Anbang Insurance Group Co., a Chinese insurance company that last year bought the hotel for $1.95 billion, disputed assertions by the New York Landmarks Conservancy preservation group that it had refused to support landmark protection for the hotel’s interiors during a meeting of representatives of both organizations.
“Anbang has never said it is opposed to landmark designation,” spokesman Jeremy Soffin said in an e-mail. “We are committed to working cooperatively and collaboratively with the Landmarks Preservation Commission to achieve an outcome that respects and reinvigorates the Waldorf Astoria for the next 100 years.” The commission is the city agency responsible for protecting architecturally, culturally and historically significant buildings.
Anbang become one of the world’s most prominent real estate buyers with its acquisition of the 1,413-room Waldorf Astoria, paying the highest price ever for a single existing hotel in the U.S. The Park Avenue property is scheduled to close in the spring for a multiyear retrofit that will probably see most of its rooms converted to luxury condos, according to a person with knowledge of the plans.
Conservationists’ Concerns
The plans sparked concern among the city’s preservationist groups. The Art Deco Society of New York posted a notice on its website headlined “Deco in Danger,” warning that the hotel “would be gutted and turned into condos.” The group invites readers to fill out a form to go directly to Meenakshi Srinivasan, chairwoman of the New York City Landmarks Commission, to demand that the panel quickly designate the areas for protection. The hotel’s exterior is already designated a landmark, while its interiors aren’t.
The Landmarks Conservancy and the Historic Districts Council also joined the fight. The conservancy wants to protect the hotel’s famed Peacock Alley, a Louis Rigal mosaic in the foyer, the grand ballroom where Guy Lombardo’s band used to play each New Year’s Eve and the 18th floor Starlight Roof where guests once danced under the stars.
The hotel’s interiors “are currently under review by the agency,” said Damaris Olivo, a spokeswoman for the commission. Because the exterior is landmarked, Anbang and its representatives are required to submit their plan to the commission because the alterations are expected to be significant and could affect the outside of the hotel. The city Department of Buildings would also have to sign off on any plan.
Commission Urged
The conservancy sent an e-mail earlier this month to its members urging them to demand the commission act to save the interiors. The group said in the e-mail that it met with three Anbang executives, and while “they appreciate the historic character of the building and they know how much the hotel means to New Yorkers,” they “oppose any interior landmark designation.”
Told of Anbang’s latest statement, Landmarks Conservancy President Peg Breen said that “their representatives were very clear when they were speaking to us that they did not want any interior landmark designation. If they changed their minds now, that’s very good news.”

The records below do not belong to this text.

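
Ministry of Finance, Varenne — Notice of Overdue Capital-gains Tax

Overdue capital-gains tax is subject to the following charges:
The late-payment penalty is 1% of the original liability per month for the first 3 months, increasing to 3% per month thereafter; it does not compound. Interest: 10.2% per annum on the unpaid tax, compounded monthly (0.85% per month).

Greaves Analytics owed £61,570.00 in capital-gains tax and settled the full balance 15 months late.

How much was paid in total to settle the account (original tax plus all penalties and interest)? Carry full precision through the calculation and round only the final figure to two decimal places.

£93,917.21

Penalty, months 1–3: 3 × 1% × £61,570.00 = £1,847.10
Penalty, months 4–15: 12 × 3% × £61,570.00 = £22,165.20
Interest: £61,570.00 × ((1 + 0.0085)^15 − 1) = £61,570.00 × 0.1353729… = £8,334.9118…
Total = £61,570.00 + £24,012.3000 + £8,334.9118… = £93,917.21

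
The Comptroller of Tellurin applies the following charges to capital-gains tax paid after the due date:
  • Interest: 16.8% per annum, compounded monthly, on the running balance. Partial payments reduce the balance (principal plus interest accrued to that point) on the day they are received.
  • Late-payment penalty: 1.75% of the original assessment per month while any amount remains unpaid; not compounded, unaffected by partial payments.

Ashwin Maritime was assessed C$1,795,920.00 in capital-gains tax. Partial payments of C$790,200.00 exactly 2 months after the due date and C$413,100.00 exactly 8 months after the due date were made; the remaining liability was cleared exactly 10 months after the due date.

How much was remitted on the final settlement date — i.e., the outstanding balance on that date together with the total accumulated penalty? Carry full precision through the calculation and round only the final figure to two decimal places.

C$1,070,170.55

Monthly rate = 16.8% ÷ 12 = 1.4%
Balance at month 2: C$1,795,920.0000 × (1 + 0.014)^2 = C$1,846,557.7603…
After C$790,200.00 payment: C$1,846,557.7603… − C$790,200.00 = C$1,056,357.7603…
Balance at month 8: C$1,056,357.7603… × (1 + 0.014)^6 = C$1,148,256.0890…
After C$413,100.00 payment: C$1,148,256.0890… − C$413,100.00 = C$735,156.0890…
Balance at month 10: C$735,156.0890… × (1 + 0.014)^2 = C$755,884.5501…
Penalty: 10 × 1.75% × C$1,795,920.00 = C$314,286.00
Final settlement = outstanding balance + penalty = C$755,884.5501… + C$314,286.00 = C$1,070,170.55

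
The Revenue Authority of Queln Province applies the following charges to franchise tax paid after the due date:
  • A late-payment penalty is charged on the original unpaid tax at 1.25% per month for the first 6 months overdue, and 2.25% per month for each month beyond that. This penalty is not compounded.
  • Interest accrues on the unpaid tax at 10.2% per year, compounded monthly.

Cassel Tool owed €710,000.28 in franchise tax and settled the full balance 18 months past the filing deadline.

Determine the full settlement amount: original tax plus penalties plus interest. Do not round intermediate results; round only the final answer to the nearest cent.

Penalty, months 1–6: 6 × 1.25% × €710,000.28 = €53,250.02…
Penalty, months 7–18: 12 × 2.25% × €710,000.28 = €191,700.08…
Interest (10.2%/yr ÷ 12 = 0.85%/month): €710,000.28 × ((1 + 0.0085)^18 − 1) = €116,845.9791…
Total = €710,000.28 + €244,950.0966 + €116,845.9791… = €1,071,796.36

€1,071,796.36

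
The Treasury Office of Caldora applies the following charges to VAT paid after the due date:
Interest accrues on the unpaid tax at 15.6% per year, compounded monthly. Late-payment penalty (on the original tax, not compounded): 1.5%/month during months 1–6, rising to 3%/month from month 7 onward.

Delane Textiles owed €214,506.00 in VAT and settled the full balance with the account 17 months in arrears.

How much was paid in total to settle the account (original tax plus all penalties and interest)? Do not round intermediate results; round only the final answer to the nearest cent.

€357,270.10

Penalty, months 1–6: 6 × 1.5% × €214,506.00 = €19,305.54
Penalty, months 7–17: 11 × 3% × €214,506.00 = €70,786.98
Interest (15.6%/yr ÷ 12 = 1.3%/month): €214,506.00 × ((1 + 0.013)^17 − 1) = €52,671.5823…
Total = €214,506.00 + €90,092.5200 + €52,671.5823… = €357,270.10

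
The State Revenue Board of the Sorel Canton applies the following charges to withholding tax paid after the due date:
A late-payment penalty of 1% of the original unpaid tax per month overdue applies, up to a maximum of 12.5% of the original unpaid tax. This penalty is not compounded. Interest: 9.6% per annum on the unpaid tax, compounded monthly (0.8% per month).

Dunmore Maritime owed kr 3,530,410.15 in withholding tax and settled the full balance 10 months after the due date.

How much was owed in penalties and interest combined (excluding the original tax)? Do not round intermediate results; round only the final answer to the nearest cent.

kr 645,861.38

Penalty: 10 × 1% × kr 3,530,410.15 = kr 353,041.02… (below the 12.5% cap of kr 441,301.27…)
Interest: kr 3,530,410.15 × ((1 + 0.008)^10 − 1) = kr 3,530,410.15 × 0.0829423… = kr 292,820.3677…
Penalties + interest = kr 353,041.0150 + kr 292,820.3677… = kr 645,861.38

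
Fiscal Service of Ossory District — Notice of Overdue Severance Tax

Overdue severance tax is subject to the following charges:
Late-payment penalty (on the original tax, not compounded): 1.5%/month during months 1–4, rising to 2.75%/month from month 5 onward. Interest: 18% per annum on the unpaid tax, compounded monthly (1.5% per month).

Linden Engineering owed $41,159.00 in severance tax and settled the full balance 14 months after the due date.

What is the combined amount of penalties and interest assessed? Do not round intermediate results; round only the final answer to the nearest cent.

Penalty, months 1–4: 4 × 1.5% × $41,159.00 = $2,469.54
Penalty, months 5–14: 10 × 2.75% × $41,159.00 = $11,318.73…
Interest: $41,159.00 × ((1 + 0.015)^14 − 1) = $41,159.00 × 0.2317557… = $9,538.8341…
Penalties + interest = $13,788.2650 + $9,538.8341… = $23,327.10

$23,327.10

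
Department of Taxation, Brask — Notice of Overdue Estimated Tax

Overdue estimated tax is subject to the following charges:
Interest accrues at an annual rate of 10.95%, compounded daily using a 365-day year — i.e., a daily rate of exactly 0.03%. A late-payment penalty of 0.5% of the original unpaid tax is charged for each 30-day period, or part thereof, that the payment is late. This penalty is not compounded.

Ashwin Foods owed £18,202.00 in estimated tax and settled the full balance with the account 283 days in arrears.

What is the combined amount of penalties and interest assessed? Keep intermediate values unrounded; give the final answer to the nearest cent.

Penalty periods: ⌈283/30⌉ = 10; penalty = 10 × 0.5% × £18,202.00 = £910.10
Interest: £18,202.00 × ((1 + 0.0003)^283 − 1) = £18,202.00 × 0.08859434… = £1,612.5942…
Penalties + interest = £910.1000 + £1,612.5942… = £2,522.69

£2,522.69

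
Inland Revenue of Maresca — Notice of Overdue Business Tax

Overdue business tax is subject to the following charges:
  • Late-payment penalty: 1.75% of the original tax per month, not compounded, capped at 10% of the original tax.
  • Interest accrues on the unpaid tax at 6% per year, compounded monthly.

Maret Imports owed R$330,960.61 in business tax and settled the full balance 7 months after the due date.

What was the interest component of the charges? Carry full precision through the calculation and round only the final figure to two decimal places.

Interest (6%/yr ÷ 12 = 0.5%/month): R$330,960.61 × ((1 + 0.005)^7 − 1) = R$11,758.8309…

R$11,758.83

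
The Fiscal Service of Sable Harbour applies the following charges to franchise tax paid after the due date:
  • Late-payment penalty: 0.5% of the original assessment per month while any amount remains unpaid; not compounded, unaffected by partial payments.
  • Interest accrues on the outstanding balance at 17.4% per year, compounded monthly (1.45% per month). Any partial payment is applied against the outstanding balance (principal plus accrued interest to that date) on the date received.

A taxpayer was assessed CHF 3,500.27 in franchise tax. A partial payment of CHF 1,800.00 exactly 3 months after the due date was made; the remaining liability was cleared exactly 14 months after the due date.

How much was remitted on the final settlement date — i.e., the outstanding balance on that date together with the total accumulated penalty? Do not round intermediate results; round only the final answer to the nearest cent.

Balance at month 3: CHF 3,500.2700 × (1 + 0.0145)^3 = CHF 3,654.7502…
After CHF 1,800.00 payment: CHF 3,654.7502… − CHF 1,800.00 = CHF 1,854.7502…
Balance at month 14: CHF 1,854.7502… × (1 + 0.0145)^11 = CHF 2,172.9913…
Penalty: 14 × 0.5% × CHF 3,500.27 = CHF 245.02…
Final settlement = outstanding balance + penalty = CHF 2,172.9913… + CHF 245.02… = CHF 2,418.01

CHF 2,418.01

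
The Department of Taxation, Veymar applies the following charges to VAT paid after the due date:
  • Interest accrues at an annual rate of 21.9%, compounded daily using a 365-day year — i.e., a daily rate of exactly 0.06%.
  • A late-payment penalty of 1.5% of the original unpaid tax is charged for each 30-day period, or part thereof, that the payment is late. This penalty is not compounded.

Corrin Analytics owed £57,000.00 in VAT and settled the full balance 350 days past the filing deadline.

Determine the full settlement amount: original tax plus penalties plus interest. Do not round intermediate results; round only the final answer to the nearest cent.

Penalty periods: ⌈350/30⌉ = 12; penalty = 12 × 1.5% × £57,000.00 = £10,260.00
Interest: £57,000.00 × ((1 + 0.0006)^350 − 1) = £57,000.00 × 0.23360037… = £13,315.2212…
Total = £57,000.00 + £10,260.0000 + £13,315.2212… = £80,575.22

£80,575.22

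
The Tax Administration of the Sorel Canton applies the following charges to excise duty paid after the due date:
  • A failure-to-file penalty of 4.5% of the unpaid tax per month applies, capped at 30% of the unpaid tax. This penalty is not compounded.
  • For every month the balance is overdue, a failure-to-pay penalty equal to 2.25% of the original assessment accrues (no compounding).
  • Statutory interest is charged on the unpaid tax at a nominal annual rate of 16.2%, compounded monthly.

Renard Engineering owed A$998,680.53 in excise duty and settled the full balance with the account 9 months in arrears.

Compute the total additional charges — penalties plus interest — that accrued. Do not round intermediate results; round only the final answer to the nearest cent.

Failure-to-file: 9 × 4.5% × A$998,680.53 = A$404,465.61…, capped at 30% × A$998,680.53 = A$299,604.16…
Failure-to-pay penalty = 2.25% × A$998,680.53 × 9 mo = A$202,232.81…
Interest (16.2%/yr ÷ 12 = 1.35%/month): A$998,680.53 × ((1 + 0.0135)^9 − 1) = A$128,102.6627…
Penalties + interest = A$501,836.9663… + A$128,102.6627… = A$629,939.63

A$629,939.63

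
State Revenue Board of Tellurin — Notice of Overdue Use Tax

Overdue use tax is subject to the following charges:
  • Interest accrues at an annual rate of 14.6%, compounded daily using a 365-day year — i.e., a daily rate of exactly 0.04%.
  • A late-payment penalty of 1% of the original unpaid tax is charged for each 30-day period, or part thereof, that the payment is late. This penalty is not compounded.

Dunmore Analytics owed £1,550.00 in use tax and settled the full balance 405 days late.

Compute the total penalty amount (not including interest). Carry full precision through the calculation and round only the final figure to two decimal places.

Penalty periods: ⌈405/30⌉ = 14; penalty = 14 × 1% × £1,550.00 = £217.00

£217.00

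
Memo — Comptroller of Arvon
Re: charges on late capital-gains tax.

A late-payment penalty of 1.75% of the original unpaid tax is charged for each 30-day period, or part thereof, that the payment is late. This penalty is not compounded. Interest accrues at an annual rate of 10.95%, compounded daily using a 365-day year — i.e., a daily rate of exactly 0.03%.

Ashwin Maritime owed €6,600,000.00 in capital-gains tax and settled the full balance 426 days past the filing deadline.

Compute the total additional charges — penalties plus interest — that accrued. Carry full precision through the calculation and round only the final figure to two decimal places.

Penalty periods: ⌈426/30⌉ = 15; penalty = 15 × 1.75% × €6,600,000.00 = €1,732,500.00
Interest: €6,600,000.00 × ((1 + 0.0003)^426 − 1) = €6,600,000.00 × 0.13630394… = €899,605.9778…
Penalties + interest = €1,732,500.0000 + €899,605.9778… = €2,632,105.98

€2,632,105.98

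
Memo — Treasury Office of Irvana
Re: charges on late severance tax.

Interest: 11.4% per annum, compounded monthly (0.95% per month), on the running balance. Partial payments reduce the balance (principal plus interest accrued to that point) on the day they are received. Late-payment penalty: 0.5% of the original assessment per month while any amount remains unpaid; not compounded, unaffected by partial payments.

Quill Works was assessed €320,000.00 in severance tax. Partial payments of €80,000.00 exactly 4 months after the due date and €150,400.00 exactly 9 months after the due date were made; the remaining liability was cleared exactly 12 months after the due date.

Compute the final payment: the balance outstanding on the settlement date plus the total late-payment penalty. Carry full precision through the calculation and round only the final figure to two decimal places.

€136,634.45

Balance at month 4: €320,000.0000 × (1 + 0.0095)^4 = €332,334.3800…
After €80,000.00 payment: €332,334.3800… − €80,000.00 = €252,334.3800…
Balance at month 9: €252,334.3800… × (1 + 0.0095)^5 = €264,550.1686…
After €150,400.00 payment: €264,550.1686… − €150,400.00 = €114,150.1686…
Balance at month 12: €114,150.1686… × (1 + 0.0095)^3 = €117,434.4525…
Penalty: 12 × 0.5% × €320,000.00 = €19,200.00
Final settlement = outstanding balance + penalty = €117,434.4525… + €19,200.00 = €136,634.45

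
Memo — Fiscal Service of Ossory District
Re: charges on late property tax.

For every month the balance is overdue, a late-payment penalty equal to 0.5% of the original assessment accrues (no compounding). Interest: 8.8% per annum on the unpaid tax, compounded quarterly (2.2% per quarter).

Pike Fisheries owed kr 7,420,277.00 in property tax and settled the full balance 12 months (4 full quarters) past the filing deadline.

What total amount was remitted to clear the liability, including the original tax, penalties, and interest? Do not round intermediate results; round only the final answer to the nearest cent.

Late-payment penalty = 0.5% × kr 7,420,277.00 × 12 mo = kr 445,216.62
Interest: kr 7,420,277.00 × ((1 + 0.022)^4 − 1) = kr 7,420,277.00 × 0.0909468… = kr 674,850.6431…
Total = kr 7,420,277.00 + kr 445,216.6200 + kr 674,850.6431… = kr 8,540,344.26

kr 8,540,344.26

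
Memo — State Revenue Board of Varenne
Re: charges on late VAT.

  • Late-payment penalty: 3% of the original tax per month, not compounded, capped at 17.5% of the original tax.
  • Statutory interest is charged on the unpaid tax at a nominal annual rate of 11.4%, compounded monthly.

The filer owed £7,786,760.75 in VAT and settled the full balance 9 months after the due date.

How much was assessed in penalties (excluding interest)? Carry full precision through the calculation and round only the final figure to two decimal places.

Penalty (uncapped): 9 × 3% × £7,786,760.75 = £2,102,425.40…; cap = 17.5% × £7,786,760.75 = £1,362,683.13… → penalty = £1,362,683.13…

£1,362,683.13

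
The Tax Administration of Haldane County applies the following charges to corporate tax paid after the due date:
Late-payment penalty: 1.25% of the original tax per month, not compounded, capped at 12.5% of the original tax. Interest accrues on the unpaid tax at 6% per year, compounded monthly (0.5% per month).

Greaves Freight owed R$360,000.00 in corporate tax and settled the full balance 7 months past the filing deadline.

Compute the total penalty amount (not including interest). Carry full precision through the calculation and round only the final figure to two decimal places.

Penalty: 7 × 1.25% × R$360,000.00 = R$31,500.00 (below the 12.5% cap of R$45,000.00)

R$31,500.00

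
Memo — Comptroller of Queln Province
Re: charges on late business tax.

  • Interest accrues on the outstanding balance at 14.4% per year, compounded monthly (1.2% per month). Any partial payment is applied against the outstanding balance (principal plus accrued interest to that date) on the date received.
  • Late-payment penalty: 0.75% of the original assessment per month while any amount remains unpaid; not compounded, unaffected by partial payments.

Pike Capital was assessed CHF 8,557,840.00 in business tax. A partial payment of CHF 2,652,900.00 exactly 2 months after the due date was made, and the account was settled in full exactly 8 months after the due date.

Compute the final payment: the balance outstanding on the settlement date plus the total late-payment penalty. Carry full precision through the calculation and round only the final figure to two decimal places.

CHF 7,078,477.34

Balance at month 2: CHF 8,557,840.0000 × (1 + 0.012)^2 = CHF 8,764,460.4890…
After CHF 2,652,900.00 payment: CHF 8,764,460.4890… − CHF 2,652,900.00 = CHF 6,111,560.4890…
Balance at month 8: CHF 6,111,560.4890… × (1 + 0.012)^6 = CHF 6,565,006.9404…
Penalty: 8 × 0.75% × CHF 8,557,840.00 = CHF 513,470.40
Final settlement = outstanding balance + penalty = CHF 6,565,006.9404… + CHF 513,470.40 = CHF 7,078,477.34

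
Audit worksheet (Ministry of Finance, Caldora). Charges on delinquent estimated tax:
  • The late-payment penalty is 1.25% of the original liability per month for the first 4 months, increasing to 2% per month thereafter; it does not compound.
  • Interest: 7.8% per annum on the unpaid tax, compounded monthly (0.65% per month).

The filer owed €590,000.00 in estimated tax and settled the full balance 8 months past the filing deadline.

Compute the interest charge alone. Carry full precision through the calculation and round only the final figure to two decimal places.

€31,387.12

Interest: €590,000.00 × ((1 + 0.0065)^8 − 1) = €590,000.00 × 0.0531985… = €31,387.1177…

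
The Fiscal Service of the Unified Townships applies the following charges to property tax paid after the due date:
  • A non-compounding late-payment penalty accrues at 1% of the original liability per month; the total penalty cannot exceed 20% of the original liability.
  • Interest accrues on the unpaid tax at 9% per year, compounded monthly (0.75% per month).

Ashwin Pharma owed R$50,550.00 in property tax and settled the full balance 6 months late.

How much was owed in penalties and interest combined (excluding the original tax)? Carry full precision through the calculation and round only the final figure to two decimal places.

R$5,350.83

Penalty: 6 × 1% × R$50,550.00 = R$3,033.00 (below the 20% cap of R$10,110.00)
Interest: R$50,550.00 × ((1 + 0.0075)^6 − 1) = R$50,550.00 × 0.0458522… = R$2,317.8305…
Penalties + interest = R$3,033.0000 + R$2,317.8305… = R$5,350.83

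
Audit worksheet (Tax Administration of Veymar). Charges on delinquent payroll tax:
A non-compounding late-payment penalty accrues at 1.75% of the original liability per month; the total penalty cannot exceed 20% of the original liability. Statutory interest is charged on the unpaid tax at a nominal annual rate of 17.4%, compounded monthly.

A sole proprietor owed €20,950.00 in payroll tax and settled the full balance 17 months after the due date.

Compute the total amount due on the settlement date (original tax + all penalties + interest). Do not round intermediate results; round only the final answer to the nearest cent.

Penalty (uncapped): 17 × 1.75% × €20,950.00 = €6,232.63…; cap = 20% × €20,950.00 = €4,190.00 → penalty = €4,190.00
Interest (17.4%/yr ÷ 12 = 1.45%/month): €20,950.00 × ((1 + 0.0145)^17 − 1) = €5,808.9397…
Total = €20,950.00 + €4,190.0000 + €5,808.9397… = €30,948.94

€30,948.94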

Meghan Weatherby, the Art Deco Society’s director of operations, called the Anbang statement “a great step in the right direction. It’s a great movement forward in showing that they are interested in protecting the Art Deco heritage.”
Protection Pushed
Both Breen and Weatherby said they would continue to push for the city to protect the interiors, so that any changes to them would require municipal approval.
Completed in October 1931, the 625-foot (191-meter) building was a pioneer in adapting the skyscraper form to hotel use, according to its 1993 landmark designation. The hotel welcomed every president since Herbert Hoover, who broadcast a welcoming message from the White House that was amplified throughout the building. The State Department, after decades of using the hotel as a home base for U.S. diplomats during the United Nations General Assembly, last year shifted its operations to the nearby New York Palace Hotel following the Waldorf’s acquisition by Anbang.
The hotel’s Peacock Alley is the recreation of the key feature of the original Waldorf Astoria, which was demolished to make room for the Empire State Building. The passageway between the hotel’s Park Avenue entrance and its main lobby is paneled with French burled walnut and leads to what’s been called the lobby’s most iconic feature, a clock built for the 1893 World’s Columbian Exposition in Chicago.